Como ya se me está acabando el número máximo de caracteres (con espacios) de que dispongo en este artículo, hay que dar un salto no pequeño hasta el siglo XVIII, que fue pródigo en literatura erótica. Nuestros ilustrados cantaban, de cara a la galería, las excelencias de la razón, pero, sotto voce, atemperaban las urgencias del rijo con obras tan elocuentes como Arte de las putas, de Nicolás Fernández de Moratín –un catálogo de la prostitución madrileña de mediados del Siglo de las Luces, que en nuestro caso fue más bien el Siglo de la Penumbra–, o El jardín de Venus, de Samaniego, cuyas fábulas aún se nos leían en el colegio (de curas) a los chicos de mi generación, hoy boomers (las fábulas que escribió como fabulista, no como pornógrafo, aclaro). Y si Moratín es un expresionista avant la lettre, Samaniego es un precursor del surrealismo en alguno de sus disparatados romances. Pero no solo ellos practicaron el noble arte de la lujuria escrita: también lo hicieron Tomás de Iriarte, otro fabulista, y José Iglesias de la Casa, y, ya en el XIX, Espronceda, un sátiro de mucho cuidado, amén de exquisito romántico, y Bartolomé José Gallardo, bibliófilo y bibliocleptómano, ambos extremeños.

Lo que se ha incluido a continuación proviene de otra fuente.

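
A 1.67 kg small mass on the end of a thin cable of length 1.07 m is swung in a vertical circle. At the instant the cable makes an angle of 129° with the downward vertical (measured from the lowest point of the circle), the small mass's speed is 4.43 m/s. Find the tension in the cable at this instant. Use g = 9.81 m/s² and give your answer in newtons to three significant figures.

Take the radial direction toward the centre of the circle as positive. The component of the weight along the string toward the centre is −mg cos φ (φ measured from the bottom), so Newton's second law along the string gives T − mg cos φ = m v²/r.
cos 129° = -0.6293, so T = m(v²/r + g cos φ) = 1.67 × ((4.43)²/1.07 + 9.81 × -0.6293) = 1.67 × (18.34 + (-6.174)) = 1.67 × 12.17 = 20.32 N.

20.3 N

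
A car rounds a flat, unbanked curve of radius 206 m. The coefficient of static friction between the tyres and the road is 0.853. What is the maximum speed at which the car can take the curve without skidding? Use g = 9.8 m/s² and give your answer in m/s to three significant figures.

The only inward force on a level bend is static friction, so at the limit f_s = μ_s N = μ_s m g = m v²/r.
Mass cancels: v_max = √(μ_s g r) = √(0.853 × 9.8 × 206) = √1722 = 41.50 m/s.

41.5 m/s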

En el XX, la literatura se esponja y las costumbres se liberalizan, y el sexo inunda la literatura de España (y de todas partes). Conviven entonces los poemas homoeróticos de García Lorca, los Senos de Gómez de la Serna y divertidísimas diabluras como La insólita y gloriosa hazaña del cipote de Archidona, de Cela. España se equipara entonces a cualesquiera otras letras. Pero lo hace públicamente, porque privadamente, clandestinamente, anónimamente, ya era equiparable a las demás. El sexo ha recorrido siempre nuestra literatura, quod erat demonstrandum.

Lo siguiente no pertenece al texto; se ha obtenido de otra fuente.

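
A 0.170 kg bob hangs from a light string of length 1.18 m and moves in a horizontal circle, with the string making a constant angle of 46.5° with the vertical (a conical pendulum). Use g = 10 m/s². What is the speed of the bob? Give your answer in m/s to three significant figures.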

Todo esto me habría gustado responderle a mi amigo en Málaga. Pero no me dio tiempo.
[Este artículo se publicó en La Sombra del Ciprés, suplemento cultural de El Norte de Castilla, el 1 de julio de 2022]
Muy ilustrativo y como siempre se aprende mucho. Poco siglo de las luces en España como bien afirmas. Menéndez Pelayo, para muchos el intelectual patrio con más solera, pero muy reaccionario. Afortunadamente las corrientes historiográficas en España progresaron mucho en el siglo XX, gracias a Francia y UK. Un saludo. Aprendo mucho en este blog
ResponderEliminarGracias, una vez más, por tus palabras, Diego. Me gusta que mis entradas cumplan aquello, tan viejo y tan sabio, del "prodesse et delectare", enseñar deleitando. Un abrazo.
ResponderEliminarIgualmente. Todos los días consulto tu blog por si hay una nueva entrada. Y desde que te sigo nunca me decepciona.